Geiger: When I practiced inpatient palliative care, ketamine was never my first line—but it would always come to mind when we had tried many things and still couldn't get someone's pain under control. At that point, a trial of ketamine was worth considering. There are some important limitations, though. In the hospital, the medication is easy to obtain, and the IV formulation can be given as an infusion or even mixed with juice for oral use. But once a patient is discharged, getting the medication on an ongoing basis requires jumping through a lot of hoops—working with pharmacies, coordinating for hospice patients—since it only comes in a parenteral formulation. So most of my experience has been on the inpatient side.

My general approach was this: if the benefits outweigh the risks and it seems like the right fit, give a test dose in the hospital where everyone can monitor the patient, and you'll know right there whether it's going to work.

Pharmacy Times: Ketamine carries a lot of stigma — people hear the word and think of street drug use, tranquilizers, and so on. How do you counsel and educate patients on ketamine to help them feel more comfortable when you think it might be a good option for them?

Geiger: I always start by sitting down and asking, "What do you know about ketamine?" and just letting them talk. That way I understand where they're coming from and can meet them where they are. I don't need to repeat things they already know, and if they're voicing concerns, I know where to focus my teaching. I have no agenda going in—I have a thought about what might help them, but I want to understand what they know, what their worries are, and fill in any gaps. I think of one gentleman who told me, "You mean the horse tranquilizer?"—and I said, yes, that's what I'm talking about, and we also use it in humans.” That opened a great conversation, and by the end he decided he wanted to try it.

On the other hand, I've had patients—veterans with PTSD—who heard the potential side effects and said, "I don't want to relive any of that; let's find something else." And we respected that completely, regrouped as a team, and came back with another option. It all comes down to knowing what someone knows, figuring out what they don't, and meeting them where they are to come up with a plan that works for them—and more importantly, one they're comfortable with.

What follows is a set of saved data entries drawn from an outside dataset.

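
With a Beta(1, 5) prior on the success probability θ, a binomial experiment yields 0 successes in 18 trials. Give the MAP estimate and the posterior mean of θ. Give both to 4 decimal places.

MAP estimate = 0.0000, posterior mean = 0.0417

Posterior: Beta(1+0, 5+18) = Beta(1, 23).
Since α = 1 ≤ 1 and β > 1, the Beta density is monotone decreasing on [0,1]; the mode is at 0.
Mean = 1/(1+23) = 0.0417.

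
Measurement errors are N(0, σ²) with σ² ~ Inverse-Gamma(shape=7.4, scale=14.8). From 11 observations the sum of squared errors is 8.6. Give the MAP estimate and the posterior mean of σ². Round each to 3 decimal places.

Posterior: Inverse-Gamma(shape = 7.4+11/2 = 12.9, scale = 14.8+8.6/2 = 19.1).
Mode = β/(α+1) = 19.1/13.9 = 1.374.
Mean = β/(α−1) = 19.1/11.9 = 1.605.

MAP = 1.374, posterior mean = 1.605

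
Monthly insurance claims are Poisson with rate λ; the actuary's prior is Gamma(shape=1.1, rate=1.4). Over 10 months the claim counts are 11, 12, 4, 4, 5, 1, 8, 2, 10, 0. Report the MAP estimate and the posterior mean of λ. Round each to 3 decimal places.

MAP = 5.009; posterior mean = 5.096

Σ counts = 57. Posterior: Gamma(shape = 1.1+57 = 58.1, rate = 1.4+10 = 11.4).
Mode = (α−1)/β = 57.1/11.4 = 5.009.
Mean = α/β = 58.1/11.4 = 5.096.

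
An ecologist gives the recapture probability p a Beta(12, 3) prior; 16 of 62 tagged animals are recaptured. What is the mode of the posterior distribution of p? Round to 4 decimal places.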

Pharmacy Times: What do you want pharmacists to walk away thinking about after this debate?

Geiger: Ketamine is one tool in the toolbox for managing pain in palliative and hospice care—there are many others, and it may not be the first one you reach for. But don't forget about it, and make sure you're informed. Beyond that, the bigger message is about meeting someone where they are. You might have a plan before you walk in the door, and it might completely change once you hear how the patient feels about it. Be open to adjusting your plan if needed, be open to considering ketamine if you haven’t before, and also be open to someone saying no—and then going back to the drawing board to find something else.